The major "win" is that one is only reading (code overlays), not reading-writing, so file allocation issues don't arise. One could even do this technique from sequential storage (tape, or even cards). The major "lose" is that an entire source file must fit in core, along with the largest "phase", modulo a little wriggling about being able to use larger phases when the source is in a more "dense" form. In practice, with sane-sized modules, it worked. - from LaFarr Stuart FORTRAN Compilier (for 4K memory, card machines)
- The cards were stacked in the card reader hopper as follows:
- 30 to 50 cards (first pass?)
- your FORTRAN source deck
- about 3000 cards (more than a box) of maybe 60 passes of the FORTRAN compilier
- maybe 3 inches of utilities, including variable precision math functions- You pushed the LOAD button and stood back and watched
- the card reader would read cards at mostly 800 cards/minute
- there would be moments where the reader would miss a few cycles
- at the end of the reading of the big deck,
- the 1401 optionally would be running the compiled FORTRAN
- and usually the printer would start printing the results of the program.- ----
- 1st phase took out the spaces, and stored it in the top of memory, first card highest
- 2nd phase ?, looking for a "DO" loop, replacing with token, ...
- ....
- last phase picked up required subroutines, then go into execution - usually punching object included copying subroutines
- You pushed the LOAD button and stood back and watched
- The cards were stacked in the card reader hopper as follows:
An interesting verification routine,
- one coding sheet.

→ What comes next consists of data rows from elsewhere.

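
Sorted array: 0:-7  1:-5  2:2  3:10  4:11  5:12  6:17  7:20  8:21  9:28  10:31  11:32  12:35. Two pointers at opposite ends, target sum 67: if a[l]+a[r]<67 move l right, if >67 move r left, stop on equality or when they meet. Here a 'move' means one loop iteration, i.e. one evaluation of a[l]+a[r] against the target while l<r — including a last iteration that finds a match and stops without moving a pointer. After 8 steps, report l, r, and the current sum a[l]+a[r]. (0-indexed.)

l=0 r=12: -7+35=28 <67, l++
l=1 r=12: -5+35=30 <67, l++
l=2 r=12: 2+35=37 <67, l++
l=3 r=12: 10+35=45 <67, l++
l=4 r=12: 11+35=46 <67, l++
l=5 r=12: 12+35=47 <67, l++
l=6 r=12: 17+35=52 <67, l++
l=7 r=12: 20+35=55 <67, l++

l=8, r=12, sum=56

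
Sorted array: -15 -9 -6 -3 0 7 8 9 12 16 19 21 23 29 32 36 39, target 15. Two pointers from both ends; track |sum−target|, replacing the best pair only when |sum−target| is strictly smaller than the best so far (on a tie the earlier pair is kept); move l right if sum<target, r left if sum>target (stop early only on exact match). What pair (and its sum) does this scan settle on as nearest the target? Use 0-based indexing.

l=0 r=16: -15+39=24 d=9 *, r--
l=0 r=15: -15+36=21 d=6 *, r--
l=0 r=14: -15+32=17 d=2 *, r--
l=0 r=13: -15+29=14 d=1 *, l++
l=1 r=13: -9+29=20 d=5, r--
l=1 r=12: -9+23=14 d=1, l++
l=2 r=12: -6+23=17 d=2, r--
l=2 r=11: -6+21=15 d=0 *, stop

pair (-6, 21) with sum 15 (|Δ|=0)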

Hilbert matrix, say 8x8 generate, invers, multiply invert by original, giving identy matrix.
- Required at least 12 digits to do reasonably, better than 360 and many other machines.
- Demo that worked on 1401 failed on most other machines. slick eh?

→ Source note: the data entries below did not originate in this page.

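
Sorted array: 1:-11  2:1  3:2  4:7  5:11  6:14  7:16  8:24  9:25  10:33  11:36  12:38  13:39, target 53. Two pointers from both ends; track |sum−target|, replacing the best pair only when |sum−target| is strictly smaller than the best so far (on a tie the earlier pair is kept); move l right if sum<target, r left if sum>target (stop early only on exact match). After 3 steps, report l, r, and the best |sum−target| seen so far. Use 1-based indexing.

l=4, r=13, best |Δ|=12

l=1 r=13: -11+39=28 d=25 *, l++
l=2 r=13: 1+39=40 d=13 *, l++
l=3 r=13: 2+39=41 d=12 *, l++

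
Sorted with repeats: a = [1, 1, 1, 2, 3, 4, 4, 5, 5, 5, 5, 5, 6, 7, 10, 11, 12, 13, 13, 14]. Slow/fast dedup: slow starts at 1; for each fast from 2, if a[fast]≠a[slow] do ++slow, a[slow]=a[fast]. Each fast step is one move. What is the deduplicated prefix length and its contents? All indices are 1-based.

(s=1,f=2) a[fast]=1=a[slow] dup → fast++
(s=1,f=3) a[fast]=1=a[slow] dup → fast++
(s=1,f=4) a[fast]=2≠a[slow]=1 write a[2]=2 → slow++,fast++
(s=2,f=5) a[fast]=3≠a[slow]=2 write a[3]=3 → slow++,fast++
(s=3,f=6) a[fast]=4≠a[slow]=3 write a[4]=4 → slow++,fast++
(s=4,f=7) a[fast]=4=a[slow] dup → fast++
(s=4,f=8) a[fast]=5≠a[slow]=4 write a[5]=5 → slow++,fast++
(s=5,f=9) a[fast]=5=a[slow] dup → fast++
(s=5,f=10) a[fast]=5=a[slow] dup → fast++
(s=5,f=11) a[fast]=5=a[slow] dup → fast++
(s=5,f=12) a[fast]=5=a[slow] dup → fast++
(s=5,f=13) a[fast]=6≠a[slow]=5 write a[6]=6 → slow++,fast++
(s=6,f=14) a[fast]=7≠a[slow]=6 write a[7]=7 → slow++,fast++
(s=7,f=15) a[fast]=10≠a[slow]=7 write a[8]=10 → slow++,fast++
(s=8,f=16) a[fast]=11≠a[slow]=10 write a[9]=11 → slow++,fast++
(s=9,f=17) a[fast]=12≠a[slow]=11 write a[10]=12 → slow++,fast++
(s=10,f=18) a[fast]=13≠a[slow]=12 write a[11]=13 → slow++,fast++
(s=11,f=19) a[fast]=13=a[slow] dup → fast++
(s=11,f=20) a[fast]=14≠a[slow]=13 write a[12]=14 → slow++,fast++

length 12; prefix = [1, 2, 3, 4, 5, 6, 7, 10, 11, 12, 13, 14]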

(Required double precission on other machines.)
LaFarr has a web page What makes the 1401 so interesting?
and from LaFarr - Feb 2007 -
Hi: It is only academic, but I thought the clear word mark switch could be used following any 7 character instruction such as Move, Load, Add, Subtract, etc. I am 99% certain we allowed it in the RCA emulators, and simulators. Of course I am biased, but I believe RCA had better emulators/simulators than anyone else, we even made sure that non numeric characters added produced true "1401" results.

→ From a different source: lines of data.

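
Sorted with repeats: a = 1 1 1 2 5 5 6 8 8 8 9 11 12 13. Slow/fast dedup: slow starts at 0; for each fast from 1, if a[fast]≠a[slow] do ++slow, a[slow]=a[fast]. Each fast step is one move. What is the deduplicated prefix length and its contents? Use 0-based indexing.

slow=0 fast=1: a[fast]=1=a[slow] dup, fast++
slow=0 fast=2: a[fast]=1=a[slow] dup, fast++
slow=0 fast=3: a[fast]=2≠a[slow]=1 write a[1]=2, slow++,fast++
slow=1 fast=4: a[fast]=5≠a[slow]=2 write a[2]=5, slow++,fast++
slow=2 fast=5: a[fast]=5=a[slow] dup, fast++
slow=2 fast=6: a[fast]=6≠a[slow]=5 write a[3]=6, slow++,fast++
slow=3 fast=7: a[fast]=8≠a[slow]=6 write a[4]=8, slow++,fast++
slow=4 fast=8: a[fast]=8=a[slow] dup, fast++
slow=4 fast=9: a[fast]=8=a[slow] dup, fast++
slow=4 fast=10: a[fast]=9≠a[slow]=8 write a[5]=9, slow++,fast++
slow=5 fast=11: a[fast]=11≠a[slow]=9 write a[6]=11, slow++,fast++
slow=6 fast=12: a[fast]=12≠a[slow]=11 write a[7]=12, slow++,fast++
slow=7 fast=13: a[fast]=13≠a[slow]=12 write a[8]=13, slow++,fast++

length 9; prefix = [1, 2, 5, 6, 8, 9, 11, 12, 13]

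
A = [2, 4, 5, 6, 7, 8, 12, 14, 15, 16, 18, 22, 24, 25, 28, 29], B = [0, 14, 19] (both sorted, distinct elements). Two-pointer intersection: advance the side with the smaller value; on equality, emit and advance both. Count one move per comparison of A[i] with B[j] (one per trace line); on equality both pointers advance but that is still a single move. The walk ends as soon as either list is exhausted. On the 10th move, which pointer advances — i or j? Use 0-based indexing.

[i=0,j=0] 2>0 → j++
[i=0,j=1] 2<14 → i++
[i=1,j=1] 4<14 → i++
[i=2,j=1] 5<14 → i++
[i=3,j=1] 6<14 → i++
[i=4,j=1] 7<14 → i++
[i=5,j=1] 8<14 → i++
[i=6,j=1] 12<14 → i++
[i=7,j=1] 14==14 emit → i++,j++
[i=8,j=2] 15<19 → i++

i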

Unfortunately RCA's peripherals didn't produce true "1401" results. Even when they worked right! :-( We had no way to "stacker select" such as merge "in the middle pocket" cards from the punch and reader. Hence we made no effort to make stacker select work correct based on the time it was issued after a read/punch. (Essentially; on a real 1401, a multiply or divide instruction before a stacker select would take enough time to cause the stacker select to be ignored. But we all know timing dependent coding rarely works on simulators. I wish I knew more about IBM's emulators on the Model 30's and 40's worked on some of these questionable techniques. I know in the early days a lot of 30's spent a lot of time running 1401 programs.) - In comp.lang.asm370, Clark F. Morris, Jr. wrote
The names "Symbolic Programming System" and "Autocoder" were given to IBM assemblers for a number of unrelated pre-360 machines. These were assemblers in the modern sense, in that they allowed symbolic reference to program locations and data areas. On machines like the 1401 in which there were both SPS and Autocoder assemblers, Autocoder was the more elaborate one.
1401 SPS was very simple, requiring symbolic operands to be in fixed-format fields of its input records and explicit coding of d-modifier characters, but these limitations allowed it to run in a minimal, 1400-character 1401.
1401 Autocoder was a little more programmer-friendly, with comma-delimited operands, extended branch mnemonics with assembler-generated d-modifiers, and a simple macro facility, but it required a 4000-character 1401.